Upcoming Captain's Choice private jet tours include trips to the Silk Road, China and India in 2014. An Around the World tour taking in Mexico, Brazil, Easter Island, Tahiti, Australia, Cambodia, India, Tanzania and the UK is planned for March 2015. For more details and prices see captainschoice.com.au/Tours/private-air-tours or phone 1800 650 738.

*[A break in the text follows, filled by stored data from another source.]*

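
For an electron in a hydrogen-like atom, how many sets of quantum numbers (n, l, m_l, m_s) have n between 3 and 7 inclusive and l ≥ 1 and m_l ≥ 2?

Count contributing orbitals for each principal shell:
n=3 → 1; n=4 → 3; n=5 → 6; n=6 → 10; n=7 → 15.
Orbitals: 1 + 3 + 6 + 10 + 15 = 35. Including both spin states (m_s = ±1/2) gives 2 × 35 = 70 states.

70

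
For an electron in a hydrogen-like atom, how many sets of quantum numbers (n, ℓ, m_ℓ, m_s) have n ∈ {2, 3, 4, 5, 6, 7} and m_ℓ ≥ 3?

40

Treat each shell separately and count matching orbitals:
n=4 → 1; n=5 → 3; n=6 → 6; n=7 → 10.
Orbitals: 1 + 3 + 6 + 10 = 20. Including both spin states (m_s = ±1/2) gives 2 × 20 = 40 states.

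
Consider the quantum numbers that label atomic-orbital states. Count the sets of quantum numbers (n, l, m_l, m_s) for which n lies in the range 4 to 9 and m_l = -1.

Work shell by shell — for each n, count the (l, m_l) pairs that satisfy m_l = -1:
n=4 → 3; n=5 → 4; n=6 → 5; n=7 → 6; n=8 → 7; n=9 → 8.
Orbitals: 3 + 4 + 5 + 6 + 7 + 8 = 33. Including both spin states (m_s = ±1/2) gives 2 × 33 = 66 states.

66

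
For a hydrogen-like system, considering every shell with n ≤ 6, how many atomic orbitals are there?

Total orbitals = 1² + 2² + 3² + 4² + 5² + 6² = 91.

91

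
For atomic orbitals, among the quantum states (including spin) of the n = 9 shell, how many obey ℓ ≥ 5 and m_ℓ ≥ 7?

Contributions: ℓ=7 → 1; ℓ=8 → 2.
Orbitals: 1 + 2 = 3. Each orbital carries two spin states, so 3 × 2 = 6 states.

6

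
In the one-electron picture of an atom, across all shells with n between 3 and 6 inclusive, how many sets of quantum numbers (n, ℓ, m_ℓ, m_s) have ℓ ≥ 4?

For each n in the range, tally the orbitals obeying ℓ ≥ 4:
n=5 → 9; n=6 → 20.
Orbitals: 9 + 20 = 29. Including both spin states (m_s = ±1/2) gives 2 × 29 = 58 states.

58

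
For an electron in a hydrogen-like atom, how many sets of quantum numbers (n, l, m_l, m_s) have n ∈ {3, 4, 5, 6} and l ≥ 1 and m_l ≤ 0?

96

Go shell by shell, enumerating (l, m_l) with l ≥ 1 and m_l ≤ 0:
n=3 → 5; n=4 → 9; n=5 → 14; n=6 → 20.
Orbitals: 5 + 9 + 14 + 20 = 48. Including both spin states (m_s = ±1/2) gives 2 × 48 = 96 states.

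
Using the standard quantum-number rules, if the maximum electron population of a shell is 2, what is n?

2n² = 2 ⇒ n² = 1 ⇒ n = 1.

n = 1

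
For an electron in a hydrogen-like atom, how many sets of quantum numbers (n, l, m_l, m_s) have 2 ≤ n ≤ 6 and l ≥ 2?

140

For each n in the range, tally the orbitals obeying l ≥ 2:
n=3 → 5; n=4 → 12; n=5 → 21; n=6 → 32.
Orbitals: 5 + 12 + 21 + 32 = 70. Including both spin states (m_s = ±1/2) gives 2 × 70 = 140 states.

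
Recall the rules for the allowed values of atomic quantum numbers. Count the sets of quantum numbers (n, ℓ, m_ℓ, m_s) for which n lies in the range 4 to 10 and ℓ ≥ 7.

Count contributing orbitals for each principal shell:
n=8 → 15; n=9 → 32; n=10 → 51.
Orbitals: 15 + 32 + 51 = 98. Including both spin states (m_s = ±1/2) gives 2 × 98 = 196 states.

196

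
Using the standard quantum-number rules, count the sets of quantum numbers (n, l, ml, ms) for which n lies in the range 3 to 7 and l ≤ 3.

Count contributing orbitals for each principal shell:
n=3 → 9; n=4 → 16; n=5 → 16; n=6 → 16; n=7 → 16.
Orbitals: 9 + 16 + 16 + 16 + 16 = 73. Including both spin states (ms = ±1/2) gives 2 × 73 = 146 states.

146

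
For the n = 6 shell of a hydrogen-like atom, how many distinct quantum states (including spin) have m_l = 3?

For n = 6, l ranges over 0 … 5.
The (l, m_l) pairs meeting m_l = 3 give: l=3 → 1; l=4 → 1; l=5 → 1.
Orbitals: 1 + 1 + 1 = 3. Each orbital carries two spin states, so 3 × 2 = 6 states.

6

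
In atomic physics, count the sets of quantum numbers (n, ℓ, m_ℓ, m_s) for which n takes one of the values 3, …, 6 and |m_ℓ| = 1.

For each n in the range, tally the orbitals obeying |m_ℓ| = 1:
n=3 → 4; n=4 → 6; n=5 → 8; n=6 → 10.
Orbitals: 4 + 6 + 8 + 10 = 28. Including both spin states (m_s = ±1/2) gives 2 × 28 = 56 states.

56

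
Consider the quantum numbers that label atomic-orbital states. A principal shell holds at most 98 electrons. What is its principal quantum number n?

2n² = 98 ⇒ n² = 49 ⇒ n = 7.

n = 7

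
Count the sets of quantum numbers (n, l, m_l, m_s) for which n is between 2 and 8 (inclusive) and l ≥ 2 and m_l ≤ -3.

Treat each shell separately and count matching orbitals:
n=4 → 1; n=5 → 3; n=6 → 6; n=7 → 10; n=8 → 15.
Orbitals: 1 + 3 + 6 + 10 + 15 = 35. Including both spin states (m_s = ±1/2) gives 2 × 35 = 70 states.

70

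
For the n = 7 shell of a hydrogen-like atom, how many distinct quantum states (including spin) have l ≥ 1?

The n = 7 shell has l = 0 through 6; check each.
The (l, m_l) pairs meeting l ≥ 1 give: l=1 → 3; l=2 → 5; l=3 → 7; l=4 → 9; l=5 → 11; l=6 → 13.
Orbitals: 3 + 5 + 7 + 9 + 11 + 13 = 48. Each orbital carries two spin states, so 48 × 2 = 96 states.

96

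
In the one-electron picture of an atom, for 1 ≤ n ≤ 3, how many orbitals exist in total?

14

Total orbitals = 1² + 2² + 3² = 14.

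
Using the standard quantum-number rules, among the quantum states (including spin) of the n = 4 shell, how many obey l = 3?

14

With n = 4 the allowed l are 0, 1, …, 3.
Orbitals with l = 3, by l: l=3 → 7.
Orbitals: 7. Each orbital carries two spin states, so 7 × 2 = 14 states.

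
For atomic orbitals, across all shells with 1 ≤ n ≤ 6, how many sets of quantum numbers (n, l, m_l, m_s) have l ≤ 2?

82

Count contributing orbitals for each principal shell:
n=1 → 1; n=2 → 4; n=3 → 9; n=4 → 9; n=5 → 9; n=6 → 9.
Orbitals: 1 + 4 + 9 + 9 + 9 + 9 = 41. Including both spin states (m_s = ±1/2) gives 2 × 41 = 82 states.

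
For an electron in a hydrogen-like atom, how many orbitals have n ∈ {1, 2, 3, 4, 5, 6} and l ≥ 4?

Count contributing orbitals for each principal shell:
n=5 → 9; n=6 → 20.
Total orbitals: 9 + 20 = 29.

29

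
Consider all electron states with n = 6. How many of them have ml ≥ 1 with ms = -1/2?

15

The n = 6 shell has l = 0 through 5; check each.
The (l, ml) pairs meeting ml ≥ 1 give: l=1 → 1; l=2 → 2; l=3 → 3; l=4 → 4; l=5 → 5.
Orbitals: 1 + 2 + 3 + 4 + 5 = 15. With ms fixed to a single value there is one state per orbital, giving 15 states.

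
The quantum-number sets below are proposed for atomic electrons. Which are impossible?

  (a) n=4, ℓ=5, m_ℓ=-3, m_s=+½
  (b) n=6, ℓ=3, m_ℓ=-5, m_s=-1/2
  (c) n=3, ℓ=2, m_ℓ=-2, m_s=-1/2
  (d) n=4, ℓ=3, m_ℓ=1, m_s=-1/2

(a) and (b)

(a) has ℓ = 5 ≥ n = 4, violating 0 ≤ ℓ ≤ n−1.
(b) has |m_ℓ| = 5 > ℓ = 3, violating −ℓ ≤ m_ℓ ≤ ℓ.
The remaining sets (c), (d) satisfy all four rules.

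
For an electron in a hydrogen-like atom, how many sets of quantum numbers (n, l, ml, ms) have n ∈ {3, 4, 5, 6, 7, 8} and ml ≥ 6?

Per-shell orbital counts meeting the constraint:
n=7 → 1; n=8 → 3.
Orbitals: 1 + 3 = 4. Including both spin states (ms = ±1/2) gives 2 × 4 = 8 states.

8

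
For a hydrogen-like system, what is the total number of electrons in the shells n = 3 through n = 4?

50

Shell n has n² orbitals: 3²=9 + 4²=16 = 25 orbitals.
Two spin states per orbital: 2 × 25 = 50 electrons.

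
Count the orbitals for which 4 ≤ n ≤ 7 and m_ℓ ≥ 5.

Treat each shell separately and count matching orbitals:
n=6 → 1; n=7 → 3.
Total orbitals: 1 + 3 = 4.

4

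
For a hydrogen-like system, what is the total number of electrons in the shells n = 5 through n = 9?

510

Shell n has n² orbitals: 5²=25 + 6²=36 + 7²=49 + 8²=64 + 9²=81 = 255 orbitals.
Two spin states per orbital: 2 × 255 = 510 electrons.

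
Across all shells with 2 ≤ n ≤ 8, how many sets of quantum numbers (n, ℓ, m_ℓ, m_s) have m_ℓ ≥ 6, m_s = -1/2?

Per-shell orbital counts meeting the constraint:
n=7 → 1; n=8 → 3.
Orbitals: 1 + 3 = 4. With m_s fixed to -1/2 there is one state per orbital, so 4 states.

4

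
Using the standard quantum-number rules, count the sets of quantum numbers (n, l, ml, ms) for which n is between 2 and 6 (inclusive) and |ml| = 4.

Treat each shell separately and count matching orbitals:
n=5 → 2; n=6 → 4.
Orbitals: 2 + 4 = 6. Including both spin states (ms = ±1/2) gives 2 × 6 = 12 states.

12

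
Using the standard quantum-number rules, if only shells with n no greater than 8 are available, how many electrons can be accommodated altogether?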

FIVE BEST MOMENTS IN LUXURY'S LAP

TANGO IN BA

The tango show in Buenos Aires was a revelation. Amazing dancers, amazing dances. This is the closest you can get to having sex in public, standing up. Food a bit chicken-in-a-basket but the show at the Esquina Carlos Gardel (Carlos Gardel 3200, Buenos Aires) is astonishing.

RIO BEACH

Watching a group of young lads playing beach volleyball on Copacabana Beach, Rio, with their feet only. Brilliant skills on show, and genuinely friendly people - next year's World Cup will be a winner.

OLD HAVANA

Walking the streets of beautiful old Havana; Hemingway's room in the Hotel Ambos Mundos where he began For Whom the Bell Tolls; listening to live music and drinking daiquiris in La Floridita, one of Hemingway's favourite bars.

MANTA RAYS

Snorkelling in the Galapagos was amazing enough but the huge manta ray that "flew" silently and gracefully under us a few metres away was the icing on a very big cake.

EASTER ISLAND

The quarry on Easter island, scattered as it is with those giant statues - finished, half-finished and partially buried - is one of those places that everyone should see once in their lives. A monument to human ingenuity and folly.